NORRISTOWN, Pa. -- A judge admonished lawyers on both sides of Bill Cosby’s sexual assault case Tuesday after a courtroom shouting match over the defense team’s practice of publicizing the names of the women accusing the comedian of sexual assault.
Montgomery County Judge Steven O’Neill denounced the outburst as uncivil. It came at the start of what is expected to be a two-day hearing on whether prosecutors will be allowed to call 13 accusers as trial witnesses, a key part of their strategy to show the 79-year-old Cosby had a decades-long habit of drugging and molesting women.
Cosby’s lawyers want the accusers barred from testifying at his trial on charges that he sexually assaulted a woman at his suburban Philadelphia home in 2004. The defense was expected to attack their credibility and relevance as they try to keep them off the witness stand.

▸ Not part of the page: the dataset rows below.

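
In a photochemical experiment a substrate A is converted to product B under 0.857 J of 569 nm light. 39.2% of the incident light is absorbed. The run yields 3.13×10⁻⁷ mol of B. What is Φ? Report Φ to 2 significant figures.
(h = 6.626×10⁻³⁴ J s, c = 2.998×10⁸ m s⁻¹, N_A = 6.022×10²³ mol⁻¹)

Photon energy at 569 nm: hc/λ = (6.626×10⁻³⁴)(2.998×10⁸)/(569×10⁻⁹) = 3.491×10⁻¹⁹ J.
Photons incident: 0.857 / 3.491×10⁻¹⁹ = 2.455×10¹⁸, i.e. 2.455×10¹⁸/6.022×10²³ = 4.077×10⁻⁶ mol.
Photons absorbed: 0.392 × 4.077×10⁻⁶ = 1.598×10⁻⁶ mol.
Φ = 3.13×10⁻⁷ mol / 1.598×10⁻⁶ mol photons = 0.20.

Φ = 0.20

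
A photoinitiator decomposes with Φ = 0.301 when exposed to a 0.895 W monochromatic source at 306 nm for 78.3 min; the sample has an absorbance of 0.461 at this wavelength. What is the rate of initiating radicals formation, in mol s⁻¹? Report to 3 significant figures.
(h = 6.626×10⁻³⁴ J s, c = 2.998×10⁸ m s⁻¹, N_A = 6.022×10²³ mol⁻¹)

Photon energy at 306 nm: hc/λ = (6.626×10⁻³⁴)(2.998×10⁸)/(306×10⁻⁹) = 6.492×10⁻¹⁹ J.
Energy delivered: (0.895 W)(4698 s) = 4205 J.
Photons incident: 4205 / 6.492×10⁻¹⁹ = 6.477×10²¹, i.e. 6.477×10²¹/6.022×10²³ = 0.01076 mol.
Fraction absorbed: 1 − 10^(−0.461) = 0.6541.
Photons absorbed: 0.6541 × 0.01076 = 0.007038 mol.
Product formed: 0.301 × 0.007038 = 0.002118 mol.
Rate: 0.002118 / 4698 s = 4.51×10⁻⁷ mol s⁻¹.

4.51×10⁻⁷ mol s⁻¹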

They encountered an early setback Tuesday when O’Neill refused to hear from one of their experts, Elizabeth Loftus, a psychologist who has questioned the reliability of eyewitness and witness memory. The judge said Loftus wouldn’t help him decide if the accusers can testify but added she might be allowed to take the stand at Cosby’s trial next year.
The high-stakes hearing was testy from the start, as District Attorney Kevin Steele clashed with Cosby lawyer Brian McMonagle over the defense’s insistence on identifying accusers by name in public documents and a court hearing.
Steele became enraged when McMonagle argued that prosecutors had provided him with the names of the accusers. Arguing that the names were disclosed during the pretrial discovery process and were not part of the public record, Steele suggested that Cosby’s lawyers were publicizing them in an attempt to intimidate the women.
McMonagle said many of them had already gone public with their allegations.
“These are witnesses in a trial. They are not children,” McMonagle argued.
O’Neill ultimately ruled Cosby’s lawyers could identify 11 of the women by name. He said two of the women have remained out of the spotlight and shouldn’t be identified in court.
The defense asserts they should be removed altogether from the case, which began a decade ago when Temple University employee Andrea Constand filed a police complaint against Cosby, her friend and mentor, over an encounter at his home. A prosecutor at the time declined to file charges.
But authorities reopened the case last year after scores of women raised similar accusations and after Cosby’s damaging deposition testimony from Constand’s lawsuit became public. The trial judge last week said the deposition was fair game at trial, arming prosecutors with Cosby’s testimony about his affairs with young women, his use of quaaludes as a seduction tool and his version of the sexual encounter with Constand the night in question.
Cosby’s lawyers had hoped to question the women in person, but O’Neill rejected the idea.